Time Magazine Shamelessly Touts Obama Anti-Terror Czar as 'Secret Weapon,' Completely Omits Fort Hood

February 17th, 2011 8:30 AM

The Obama administration hardly has a perfect anti-terrorism record. Start with the mass murder at Fort Hood. But Time magazine wants to pretend that never happened, even though it was a Time cover story (which didn't want to call Nidal Malik Hasan a terrorist). Their February 21 edition carries a gushy profile headlined “Just Don't Call Him Lucky. Antiterrorism czar John Brennan is Obama's secret weapon.” (The online version is abridged.) Michael Crowley never uses the words "Fort Hood" in the piece. But look at this:

John Brennan's portfolio covers a hair-raising spectrum of horribles, including everything from cyberattacks to earthquakes and pandemics. But the top priority of the White House's top adviser on homeland security and counterterrorism is the continuing threat of radical Islamists who have mounted a series of attacks on the U.S. during President Barack Obama's tenure that came close to killing countless innocents.

Terrorists "came close" to murder, but never succeeded? Crowley later avoided Fort Hood again by touting that "al-Qaeda hasn't successfully struck the U.S under his watch." This is shameless:

For Brennan, such critiques are overshadowed by his overriding priority: preventing another catastrophe. For now, the most important thing to him is that al-Qaeda hasn't successfully struck the U.S. under his watch, though several terrorist attacks have come close. The embittered Pakistani American Faisal Shahzad managed to light the fuse on  his explosives-laden SUV in Times Square last spring, but this improvised bomb didn't detonate. Neither did Abdulmutallab's underwear. The al-Qaeda-trained Najibullah Zazi ws apprehended on the George Washington Bridge last Sept. 10, days before he planned to detonate bombs in the New York City subway. [Sentences in italics are not online.]

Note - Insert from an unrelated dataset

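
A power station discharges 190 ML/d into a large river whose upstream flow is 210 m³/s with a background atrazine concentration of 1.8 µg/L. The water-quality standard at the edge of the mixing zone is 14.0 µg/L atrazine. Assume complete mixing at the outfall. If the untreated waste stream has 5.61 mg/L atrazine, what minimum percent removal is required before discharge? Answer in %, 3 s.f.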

To some critics, these near misses are evidence that America's defenses are not strong enough. "We cannot depend on dumb luck, incompetent terrorists and alert citizens to keep our families safe," then-Senator Kit Bond, a Republican, complained last May. But nothing shakes Brennan from his calm quite like the word luck. The U.S. has severely weakened al-Qaeda's ability to recruit and train, he argues. "And so what comes out of that pipeline, I think, is a much less capable, much less expert terrorist. If their underwear doesn't explode the way it's supposed to, it's not just because the guy was incompetent. It's because the training he got, the person who provided him the IED, the materials that went into it — all were less efficient, less suitable to the challenge. I take strong issue with somebody saying, 'They're just lucky,'" Brennan says. "That's bulls__. And I rarely ever curse."

To Crowley, it didn't seem to matter that Abdulmutallab, the would-be Christmas Day bomber, had evaded America's defenses. All that seemed to matter to him is that Brennan burned the midnight oil in response. He oozed sympathy:

On Christmas Day in 2009, Brennan was cooking dinner when he got a call reporting that a Nigerian man named Umar Farouk Abdulmutallab had tried to  blow up a Detroit-bound plane with explosives sewn into his underwear. Brennan worked through New Year's Day. "Its impossible to have downtime. It's just the nature of the work," he says. The hours take their toll: "He was dead tired the last time I saw him," says a friend.